The twin emphases on community building and maintenance and the reverence for the folk that Uniate architecture and spatial appropriations promote would have broad appeal to resource gatekeepers in contemporary Kyivan society. The de-emphasis of the individual in favor of the community carries some appeal for the more hard-line Communist factions. The emphasis on community-building, strengthening, and maintenance appeals to the Social Democrats and their platforms. The nationalist folk emphases tend to fall in line with RUKH’s platforms. And the tacit appeal to the internal value and strength of the Ukrainian people would carry weight with the republic-oriented factions. Thus, the Uniate Church in Kyiv and its projects would at least theoretically be able to attract more supporters than its Orthodox rivals, who tend to receive support predominantly from Communist and Social Democratic factions.

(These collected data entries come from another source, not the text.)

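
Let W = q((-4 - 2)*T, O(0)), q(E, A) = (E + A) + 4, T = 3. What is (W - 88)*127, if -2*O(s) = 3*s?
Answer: -12954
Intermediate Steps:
O(s) = -3*s/2
q(E, A) = 4 + A + E (q(E, A) = (A + E) + 4 = 4 + A + E)
W = -14 (W = 4 - 3/2*0 + (-4 - 2)*3 = 4 + 0 - 6*3 = 4 + 0 - 18 = -14)
(W - 88)*127 = (-14 - 88)*127 = -102*127 = -12954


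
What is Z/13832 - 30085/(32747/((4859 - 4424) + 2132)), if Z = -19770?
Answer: -3737300005/1583764 ≈ -2359.8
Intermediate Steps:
Z/13832 - 30085/(32747/((4859 - 4424) + 2132)) = -19770/13832 - 30085/(32747/((4859 - 4424) + 2132)) = -19770*1/13832 - 30085/(32747/(435 + 2132)) = -9885/6916 - 30085/(32747/2567) = -9885/6916 - 30085/(32747*(1/2567)) = -9885/6916 - 30085/32747/2567 = -9885/6916 - 30085*2567/32747 = -9885/6916 - 7020745/2977 = -3737300005/1583764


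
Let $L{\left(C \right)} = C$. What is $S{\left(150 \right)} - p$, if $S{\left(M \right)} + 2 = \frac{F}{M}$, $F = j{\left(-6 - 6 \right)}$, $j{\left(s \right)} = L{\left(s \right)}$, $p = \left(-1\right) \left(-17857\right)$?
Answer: $- \frac{446477}{25} \approx -17859.0$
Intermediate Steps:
$p = 17857$
$j{\left(s \right)} = s$
$F = -12$ ($F = -6 - 6 = -12$)
$S{\left(M \right)} = -2 - \frac{12}{M}$
$S{\left(150 \right)} - p = \left(-2 - \frac{12}{150}\right) - 17857 = \left(-2 - \frac{2}{25}\right) - 17857 = - \frac{52}{25} - 17857 = - \frac{446477}{25}$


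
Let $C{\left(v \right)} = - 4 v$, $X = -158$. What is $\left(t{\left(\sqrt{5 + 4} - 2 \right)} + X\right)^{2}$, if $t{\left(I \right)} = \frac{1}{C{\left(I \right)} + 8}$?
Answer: $\frac{398161}{16} \approx 24885.0$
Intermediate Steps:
$t{\left(I \right)} = \frac{1}{8 - 4 I}$ ($t{\left(I \right)} = \frac{1}{- 4 I + 8} = \frac{1}{8 - 4 I}$)
$\left(t{\left(\sqrt{5 + 4} - 2 \right)} + X\right)^{2} = \left(- \frac{1}{-8 + 4 \left(\sqrt{5 + 4} - 2\right)} - 158\right)^{2} = \left(- \frac{1}{-8 + 4 \left(\sqrt{9} - 2\right)} - 158\right)^{2} = \left(- \frac{1}{-8 + 4 \left(3 - 2\right)} - 158\right)^{2} = \left(- \frac{1}{-8 + 4 \cdot 1} - 158\right)^{2} = \left(- \frac{1}{-8 + 4} - 158\right)^{2} = \left(- \frac{1}{-4} - 158\right)^{2} = \left(\left(-1\right) \left(- \frac{1}{4}\right) - 158\right)^{2} = \left(\frac{1}{4} - 158\right)^{2} = \left(- \frac{631}{4}\right)^{2} = \frac{398161}{16}$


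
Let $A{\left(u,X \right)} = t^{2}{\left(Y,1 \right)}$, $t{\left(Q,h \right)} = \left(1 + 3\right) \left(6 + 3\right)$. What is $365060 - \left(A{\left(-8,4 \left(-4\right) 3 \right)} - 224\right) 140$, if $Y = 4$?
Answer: $214980$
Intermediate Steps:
$t{\left(Q,h \right)} = 36$ ($t{\left(Q,h \right)} = 4 \cdot 9 = 36$)
$A{\left(u,X \right)} = 1296$ ($A{\left(u,X \right)} = 36^{2} = 1296$)
$365060 - \left(A{\left(-8,4 \left(-4\right) 3 \right)} - 224\right) 140 = 365060 - \left(1296 - 224\right) 140 = 365060 - 1072 \cdot 140 = 365060 - 150080 = 214980$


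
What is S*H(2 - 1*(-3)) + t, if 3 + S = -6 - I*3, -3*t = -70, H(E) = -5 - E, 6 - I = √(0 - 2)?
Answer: 880/3 - 30*I*√2 ≈ 293.33 - 42.426*I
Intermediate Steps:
I = 6 - I*√2 (I = 6 - √(0 - 2) = 6 - √(-2) = 6 - I*√2 ≈ 6.0 - 1.4142*I)
t = 70/3 (t = -⅓*(-70) = 70/3 ≈ 23.333)
S = -27 + 3*I*√2 (S = -3 + (-6 - (6 - I*√2)*3) = -3 + (-6 - (18 - 3*I*√2)) = -3 + (-6 + (-18 + 3*I*√2)) = -3 + (-24 + 3*I*√2) = -27 + 3*I*√2 ≈ -27.0 + 4.2426*I)
S*H(2 - 1*(-3)) + t = (-27 + 3*I*√2)*(-5 - (2 - 1*(-3))) + 70/3 = (-27 + 3*I*√2)*(-5 - (2 + 3)) + 70/3 = (-27 + 3*I*√2)*(-5 - 1*5) + 70/3 = (-27 + 3*I*√2)*(-5 - 5) + 70/3 = (-27 + 3*I*√2)*(-10) + 70/3 = (270 - 30*I*√2) + 70/3 = 880/3 - 30*I*√2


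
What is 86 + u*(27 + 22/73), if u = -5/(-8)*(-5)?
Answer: 399/584 ≈ 0.68322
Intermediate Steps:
u = -25/8 (u = -5*(-1/8)*(-5) = (5/8)*(-5) = -25/8 ≈ -3.1250)
86 + u*(27 + 22/73) = 86 - 25*(27 + 22/73)/8 = 86 - 25/8*1993/73 = 86 - 49825/584 = 399/584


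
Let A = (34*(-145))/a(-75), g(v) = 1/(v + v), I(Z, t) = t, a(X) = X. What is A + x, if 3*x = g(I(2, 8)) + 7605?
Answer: 624181/240 ≈ 2600.8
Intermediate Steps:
g(v) = 1/(2*v)
A = 986/15 (A = (34*(-145))/(-75) = -4930*(-1/75) = 986/15 ≈ 65.733)
x = 121681/48 (x = ((1/2)/8 + 7605)/3 = ((1/2)*(1/8) + 7605)/3 = (1/16 + 7605)/3 = (1/3)*(121681/16) = 121681/48 ≈ 2535.0)
A + x = 986/15 + 121681/48 = 624181/240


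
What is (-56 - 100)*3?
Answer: -468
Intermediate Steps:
(-56 - 100)*3 = -156*3 = -468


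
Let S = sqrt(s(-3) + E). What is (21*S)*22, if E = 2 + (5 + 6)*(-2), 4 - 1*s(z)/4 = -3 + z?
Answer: 924*sqrt(5) ≈ 2066.1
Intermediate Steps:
s(z) = 28 - 4*z (s(z) = 16 - 4*(-3 + z) = 16 + (12 - 4*z) = 28 - 4*z)
E = -20 (E = 2 + 11*(-2) = 2 - 22 = -20)
S = 2*sqrt(5) (S = sqrt((28 - 4*(-3)) - 20) = sqrt((28 + 12) - 20) = sqrt(40 - 20) = sqrt(20) = 2*sqrt(5) ≈ 4.4721)
(21*S)*22 = (21*(2*sqrt(5)))*22 = (42*sqrt(5))*22 = 924*sqrt(5)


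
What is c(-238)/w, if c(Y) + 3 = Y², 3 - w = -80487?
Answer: 56641/80490 ≈ 0.70370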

In this study, we find evidence that the Uniate Church in Kyiv is manipulating its spatial orientations with resource ends in mind. The differences arising between church landscaping in Kyiv and other parts of the country and the different materials featured in church cupolae in Kyiv and L’viv suggest that something more than architectural or ecumenical idiosyncrasy underlies the Uniate agenda in Kyiv. The intense resource competition that characterizes Ukrainian affairs in a weak economic environment seems a sufficient motivator. And given that resources have been allocated to the Uniate Church in Kyiv at a level higher than its competitors in recent years, I am led to conclude that the differences that characterize the church make a difference in Kyivan political affairs.

Limitations

There are two limitations to this study that I believe can and should be addressed in future research. First, as mentioned in the methodology section of this essay, I chose to use Russian throughout my study for the sake of conformity. Given that Ukraine has since adopted Ukrainian as its lingua franca, I suspect that a contemporary study may yield some interesting differences. Since Russian can be (and in western Ukraine, is) seen as the language of Ukraine’s former colonial masters, investigators might receive more cooperation from Uniate respondents than I did in my later studies. This further cooperation might lend new insights into the grammar I have articulated above, leading to better articulation and appreciation of Uniate communal norms.

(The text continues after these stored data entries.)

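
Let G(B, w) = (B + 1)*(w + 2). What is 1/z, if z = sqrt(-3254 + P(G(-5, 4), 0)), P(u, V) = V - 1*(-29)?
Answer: -I*sqrt(129)/645 ≈ -0.017609*I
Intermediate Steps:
G(B, w) = (1 + B)*(2 + w)
P(u, V) = 29 + V (P(u, V) = V + 29 = 29 + V)
z = 5*I*sqrt(129) (z = sqrt(-3254 + (29 + 0)) = sqrt(-3254 + 29) = sqrt(-3225) = 5*I*sqrt(129) ≈ 56.789*I)
1/z = 1/(5*I*sqrt(129)) = -I*sqrt(129)/645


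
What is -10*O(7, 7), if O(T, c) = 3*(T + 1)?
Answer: -240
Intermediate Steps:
O(T, c) = 3 + 3*T (O(T, c) = 3*(1 + T) = 3 + 3*T)
-10*O(7, 7) = -10*(3 + 3*7) = -10*(3 + 21) = -10*24 = -240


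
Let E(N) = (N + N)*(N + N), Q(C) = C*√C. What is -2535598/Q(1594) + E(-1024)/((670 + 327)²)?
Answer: 4194304/994009 - 1267799*√1594/1270418 ≈ -35.623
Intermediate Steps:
Q(C) = C^(3/2)
E(N) = 4*N² (E(N) = (2*N)*(2*N) = 4*N²)
-2535598/Q(1594) + E(-1024)/((670 + 327)²) = -2535598*√1594/2540836 + (4*(-1024)²)/((670 + 327)²) = -2535598*√1594/2540836 + (4*1048576)/(997²) = -1267799*√1594/1270418 + 4194304/994009 = 4194304/994009 - 1267799*√1594/1270418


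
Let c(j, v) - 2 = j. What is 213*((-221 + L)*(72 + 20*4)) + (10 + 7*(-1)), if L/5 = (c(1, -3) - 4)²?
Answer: -6993213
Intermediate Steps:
c(j, v) = 2 + j
L = 5 (L = 5*((2 + 1) - 4)² = 5*(3 - 4)² = 5*(-1)² = 5*1 = 5)
213*((-221 + L)*(72 + 20*4)) + (10 + 7*(-1)) = 213*((-221 + 5)*(72 + 20*4)) + (10 + 7*(-1)) = 213*(-216*(72 + 80)) + (10 - 7) = 213*(-216*152) + 3 = 213*(-32832) + 3 = -6993216 + 3 = -6993213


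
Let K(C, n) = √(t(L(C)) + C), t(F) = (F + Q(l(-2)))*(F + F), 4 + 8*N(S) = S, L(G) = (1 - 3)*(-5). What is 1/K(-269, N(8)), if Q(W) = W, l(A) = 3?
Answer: -I/3 ≈ -0.33333*I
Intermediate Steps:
L(G) = 10 (L(G) = -2*(-5) = 10)
N(S) = -½ + S/8
t(F) = 2*F*(3 + F) (t(F) = (F + 3)*(F + F) = (3 + F)*(2*F) = 2*F*(3 + F))
K(C, n) = √(260 + C) (K(C, n) = √(2*10*(3 + 10) + C) = √(2*10*13 + C) = √(260 + C))
1/K(-269, N(8)) = 1/(√(260 - 269)) = 1/(√(-9)) = 1/(3*I) = -I/3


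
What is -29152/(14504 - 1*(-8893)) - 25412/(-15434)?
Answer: 72316298/180554649 ≈ 0.40052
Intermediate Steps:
-29152/(14504 - 1*(-8893)) - 25412/(-15434) = -29152/(14504 + 8893) - 25412*(-1/15434) = -29152/23397 + 12706/7717 = 72316298/180554649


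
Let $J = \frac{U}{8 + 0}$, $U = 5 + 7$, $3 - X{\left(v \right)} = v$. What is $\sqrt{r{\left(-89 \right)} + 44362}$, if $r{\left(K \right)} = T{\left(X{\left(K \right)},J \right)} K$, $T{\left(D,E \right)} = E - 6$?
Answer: $\frac{5 \sqrt{7162}}{2} \approx 211.57$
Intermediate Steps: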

The second limitation is that this study was conducted as part of a larger study that compared Uniate Catholicism in various towns and cities of Ukraine with various denominations of Orthodoxy. It would be interesting to conduct a much more focused study using either a longitudinal approach analyzing focus groups or a study that specifically focused on Kyiv and was not equally divided in its attention across several towns and cities.

Conclusion

From the vantage point afforded us by a consideration of Uniate Catholic appropriations of space in Kyiv, we can see that the recent successes of the Uniate Church in the area of resource competition are not mere happenstances. Rather, in 1989, the Uniate Catholics emerged from legal marginalization to find themselves situated in Kyiv as an impotent alternative to Ukrainian Orthodoxy. To increase their potency, over the last eleven years, they constructed for themselves a more coherent identity space through steady, calculated, and concerted action, redefining the spaces they encountered to their advantage instead of simply allowing the spaces to dictate particular courses of action. As a result, the Uniate Catholics in Kyiv have been able to position their ideology as a more attractive alternative to resource gatekeepers in Kyivan society. Thus, in the final analysis, it seems that Ramet’s claims about church vestigiality need to be reexamined. For, at least in Ukraine, the church as a political institution continues to thrive and prosper.